Bulldog Drummond Comes Back was released in 1937, part of Paramount’s extensive series of B-movies based on the immensely popular thrillers of H. C. McNeile (who used the pseudonym Sapper).
Bulldog Drummond Comes Back was based on McNeile’s excellent 1928 novel The Female of the Species, and it adheres reasonably closely to McNeile’s story. An old enemy of Drummond’s is out for revenge and she intends to use Drummond’s wife Phyllis as the means by which to achieve this. Phyllis is kidnapped and Drummond is supplied deliberately with a series of tantalising clues, the aim being to ensure that his suffering will be as prolonged as possible.
It’s a story idea that has been used countless times but both the novel and the movie execute the idea with enough energy and imagination to keep things exciting.
Drummond’s old friend Colonel Neilson of Scotland Yard (John Barrymore) is anxious to help but Drummond knows that Phyllis’s survival depends on his willingness to keep the police out of the matter. Colonel Neilson however is determined to become involved anyway, without Drummond’s knowledge.
Captain Drummond can also rely on the willing if not always effective assistance of the faithful Algy Longworth (Reginald Denny) and the somewhat more useful assistance of his butler Tenny (E. E. Clive).
Hugh and his pals are led a merry chase through the English countryside accumulating the needful clues. There’s more action than is usual in a thriller of this vintage and the villainess’s diabolical plot provide the opportunity for some effective suspense and some quite well-executed thrills.
It has to be said that this is one 30s B-movie that wastes no time in plunging us into the action. The brisk pacing is maintained throughout the 64-minute running time.
Director Louis King spent a lengthy career churning out competent B-features and he knows his stuff. Despite the inevitably tight B-picture budget he does a fine job. Edward T. Lowe Jr had been writing for movies since 1912 and his screenplay is tight and captures the breathless flavour of McNeile’s novels rather well.
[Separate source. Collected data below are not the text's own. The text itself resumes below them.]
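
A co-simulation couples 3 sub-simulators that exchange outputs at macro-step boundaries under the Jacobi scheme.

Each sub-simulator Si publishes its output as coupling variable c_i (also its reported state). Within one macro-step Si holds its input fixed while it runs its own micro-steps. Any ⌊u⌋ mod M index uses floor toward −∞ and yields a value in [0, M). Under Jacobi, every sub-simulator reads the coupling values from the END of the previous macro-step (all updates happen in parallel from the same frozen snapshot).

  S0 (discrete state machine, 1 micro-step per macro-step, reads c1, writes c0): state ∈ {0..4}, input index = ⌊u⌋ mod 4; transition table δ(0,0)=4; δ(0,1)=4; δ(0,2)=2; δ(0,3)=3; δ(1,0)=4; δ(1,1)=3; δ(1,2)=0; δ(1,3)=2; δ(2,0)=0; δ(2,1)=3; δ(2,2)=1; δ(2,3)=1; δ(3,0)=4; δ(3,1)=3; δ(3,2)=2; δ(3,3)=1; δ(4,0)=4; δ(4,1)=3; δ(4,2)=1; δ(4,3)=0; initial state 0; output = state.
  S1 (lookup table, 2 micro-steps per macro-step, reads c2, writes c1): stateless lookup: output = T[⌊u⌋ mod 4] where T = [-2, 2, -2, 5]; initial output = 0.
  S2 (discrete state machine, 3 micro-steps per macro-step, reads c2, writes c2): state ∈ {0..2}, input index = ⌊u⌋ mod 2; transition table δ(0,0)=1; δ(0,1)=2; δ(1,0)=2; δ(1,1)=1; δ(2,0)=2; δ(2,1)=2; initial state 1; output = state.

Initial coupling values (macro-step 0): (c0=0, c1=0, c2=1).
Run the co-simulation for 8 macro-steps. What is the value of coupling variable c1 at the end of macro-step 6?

macro 1: S0 reads c1=0 → after 1×micro: 4; S1 reads c2=1 → after 2×micro: 2; S2 reads c2=1 → after 3×micro: 1 ⇒ (c0=4, c1=2, c2=1)
macro 2: S0 reads c1=2 → after 1×micro: 1; S1 reads c2=1 → after 2×micro: 2; S2 reads c2=1 → after 3×micro: 1 ⇒ (c0=1, c1=2, c2=1)
macro 3: S0 reads c1=2 → after 1×micro: 0; S1 reads c2=1 → after 2×micro: 2; S2 reads c2=1 → after 3×micro: 1 ⇒ (c0=0, c1=2, c2=1)
macro 4: S0 reads c1=2 → after 1×micro: 2; S1 reads c2=1 → after 2×micro: 2; S2 reads c2=1 → after 3×micro: 1 ⇒ (c0=2, c1=2, c2=1)
macro 5: S0 reads c1=2 → after 1×micro: 1; S1 reads c2=1 → after 2×micro: 2; S2 reads c2=1 → after 3×micro: 1 ⇒ (c0=1, c1=2, c2=1)
macro 6: S0 reads c1=2 → after 1×micro: 0; S1 reads c2=1 → after 2×micro: 2; S2 reads c2=1 → after 3×micro: 1 ⇒ (c0=0, c1=2, c2=1)
macro 7: S0 reads c1=2 → after 1×micro: 2; S1 reads c2=1 → after 2×micro: 2; S2 reads c2=1 → after 3×micro: 1 ⇒ (c0=2, c1=2, c2=1)
macro 8: S0 reads c1=2 → after 1×micro: 1; S1 reads c2=1 → after 2×micro: 2; S2 reads c2=1 → after 3×micro: 1 ⇒ (c0=1, c1=2, c2=1)

c1 at macro-step 6 = 2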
This movie has all the essential ingredients of a fine B-thriller - disguises, secret codes, hidden trapdoors, narrow escapes and just enough romance and humour to season the derring-do.
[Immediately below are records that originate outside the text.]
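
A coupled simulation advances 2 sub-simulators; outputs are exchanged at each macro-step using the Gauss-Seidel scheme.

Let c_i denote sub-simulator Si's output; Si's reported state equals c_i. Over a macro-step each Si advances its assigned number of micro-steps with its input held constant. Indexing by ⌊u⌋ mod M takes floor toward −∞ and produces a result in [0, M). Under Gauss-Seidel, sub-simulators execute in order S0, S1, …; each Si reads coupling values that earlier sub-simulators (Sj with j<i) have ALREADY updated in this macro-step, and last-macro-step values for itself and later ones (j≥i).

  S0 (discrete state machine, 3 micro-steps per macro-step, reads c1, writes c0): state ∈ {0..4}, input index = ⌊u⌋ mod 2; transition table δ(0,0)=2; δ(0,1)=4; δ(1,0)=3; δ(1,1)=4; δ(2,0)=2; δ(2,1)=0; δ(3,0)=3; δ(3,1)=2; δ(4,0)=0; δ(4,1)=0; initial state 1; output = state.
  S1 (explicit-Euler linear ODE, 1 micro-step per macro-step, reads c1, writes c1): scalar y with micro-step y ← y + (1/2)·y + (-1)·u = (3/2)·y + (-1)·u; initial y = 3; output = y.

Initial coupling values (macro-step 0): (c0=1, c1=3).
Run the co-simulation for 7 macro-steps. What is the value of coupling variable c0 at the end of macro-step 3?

macro 1: S0 reads c1=3 → after 3×micro: 4; S1 reads c1=3 → after 1×micro: 3/2 ⇒ (c0=4, c1=3/2)
macro 2: S0 reads c1=3/2 → after 3×micro: 0; S1 reads c1=3/2 → after 1×micro: 3/4 ⇒ (c0=0, c1=3/4)
macro 3: S0 reads c1=3/4 → after 3×micro: 2; S1 reads c1=3/4 → after 1×micro: 3/8 ⇒ (c0=2, c1=3/8)
macro 4: S0 reads c1=3/8 → after 3×micro: 2; S1 reads c1=3/8 → after 1×micro: 3/16 ⇒ (c0=2, c1=3/16)
macro 5: S0 reads c1=3/16 → after 3×micro: 2; S1 reads c1=3/16 → after 1×micro: 3/32 ⇒ (c0=2, c1=3/32)
macro 6: S0 reads c1=3/32 → after 3×micro: 2; S1 reads c1=3/32 → after 1×micro: 3/64 ⇒ (c0=2, c1=3/64)
macro 7: S0 reads c1=3/64 → after 3×micro: 2; S1 reads c1=3/64 → after 1×micro: 3/128 ⇒ (c0=2, c1=3/128)

c0 at macro-step 3 = 2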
No less than thirteen actors eventually attempted the rôle of Captain Hugh Drummond. The one thing they had in common was that all were quite wrong for the part. In this film John Howard plays Drummond for the second time (and would do so on five subsequent occasions). He is spectacularly wrong for the part. Drummond should be bigger, beefier, louder, more boisterous and much much uglier. Drummond’s taste for schoolboy humour is also entirely lost in the film adaptations.
That’s not to say that John Howard’s performance is bad. He’s quite adequate but much too smooth and polished. He just isn’t Bulldog Drummond.
I do like the scene in which Drummond summons Tenny not by any of the normal methods for communication with a servant but by firing his revolver into the ceiling. That at least is an authentic Bulldog Drummond touch.
Algy and Tenny both provide some comic relief but unusually for a 1930s B-movie the comic relief is genuinely amusing and it’s kept strictly within bounds. Helen Freeman brings a suitably sinister glamour to her performance as the evil Irena Soldanis. John Barrymore has plenty of fun as Colonel Neilson.
My copy of this movie comes from Mill Creek’s 50-movie Mystery Boxed set. The transfer is adequate by the standards of cheap public domain sets.
While Ray Milland, who played Drummond in Bulldog Drummond Escapes, was a considerably better actor than John Howard Bulldog Drummond Comes Back is overall a better and more satisfying movie. It’s an excellent example of just how good 1930s B-thrillers could be. It’s fast-paced and exciting and hugely enjoyable. Highly recommended.